Tornó otra vez a probar ventura, y sucedióle tan bien que, sin más ruido ni alboroto que el pasado, se halló libre de la carga que tanta pesadumbre le había dado. Mas, como don Quijote tenía el sentido del olfato tan vivo como el de los oídos, y Sancho estaba tan junto y cosido con él que casi por línea recta subían los vapores hacia arriba, no se pudo escusar de que algunos no llegasen a sus narices; y, apenas hubieron llegado, cuando él fue al socorro, apretándolas entre los dos dedos; y, con tono algo gangoso, dijo:
-Paréceme, Sancho, que tienes mucho miedo.
-Sí tengo -respondió Sancho-; mas, ¿en qué lo echa de ver vuestra merced ahora más que nunca?
-En que ahora más que nunca hueles, y no a ámbar -respondió don Quijote.

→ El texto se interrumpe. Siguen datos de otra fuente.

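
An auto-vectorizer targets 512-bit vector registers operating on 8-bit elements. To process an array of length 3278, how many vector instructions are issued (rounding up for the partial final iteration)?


Width = 512 / 8 = 64 elements per vector op
Iterations = ceil(3278 / 64) = 52

52


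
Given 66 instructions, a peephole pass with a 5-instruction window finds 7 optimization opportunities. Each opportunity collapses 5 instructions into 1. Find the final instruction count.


Each match removes 4 instructions.
Total removed = 7 * 4 = 28
Remaining = 66 - 28 = 38

38


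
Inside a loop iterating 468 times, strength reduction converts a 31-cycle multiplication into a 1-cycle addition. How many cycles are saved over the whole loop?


Per-iteration saving = 31 - 1 = 30
Total saved = 468 * 30 = 14040

14040


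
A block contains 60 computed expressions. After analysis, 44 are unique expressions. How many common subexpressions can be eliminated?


CSE count = total expressions - unique expressions
= 60 - 44 = 16

16


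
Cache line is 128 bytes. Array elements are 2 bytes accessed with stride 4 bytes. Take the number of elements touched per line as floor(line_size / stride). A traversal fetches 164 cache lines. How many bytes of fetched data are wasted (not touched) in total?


Elements per line = floor(128 / 4) = 32
Bytes used per line = 32 * 2 = 64
Wasted per line = 128 - 64 = 64
Total wasted = 64 * 164 = 10496

10496


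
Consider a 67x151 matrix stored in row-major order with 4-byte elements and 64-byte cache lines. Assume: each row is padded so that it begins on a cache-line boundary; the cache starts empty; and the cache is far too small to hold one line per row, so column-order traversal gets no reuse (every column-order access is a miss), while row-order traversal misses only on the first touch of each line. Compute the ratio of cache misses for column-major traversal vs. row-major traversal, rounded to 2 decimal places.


Each row occupies 151 * 4 = 604 bytes and starts on a line boundary, so it spans ceil(604 / 64) = 10 cache lines.
Row-major traversal misses (one per line touched): 67 * ceil(151 * 4 / 64) = 670
Column-major traversal misses (no reuse, every access misses): 67 * 151 = 10117
Ratio = 10117 / 670 = 15.1

15.1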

-Bien podrá ser -dijo Sancho-, mas yo no tengo la culpa, sino vuestra merced, que me trae a deshoras y por estos no acostumbrados pasos.
-Retírate tres o cuatro allá, amigo -dijo don Quijote (todo esto sin quitarse los dedos de las narices)-, y desde aquí adelante ten más cuenta con tu persona y con lo que debes a la mía; que la mucha conversación que tengo contigo ha engendrado este menosprecio.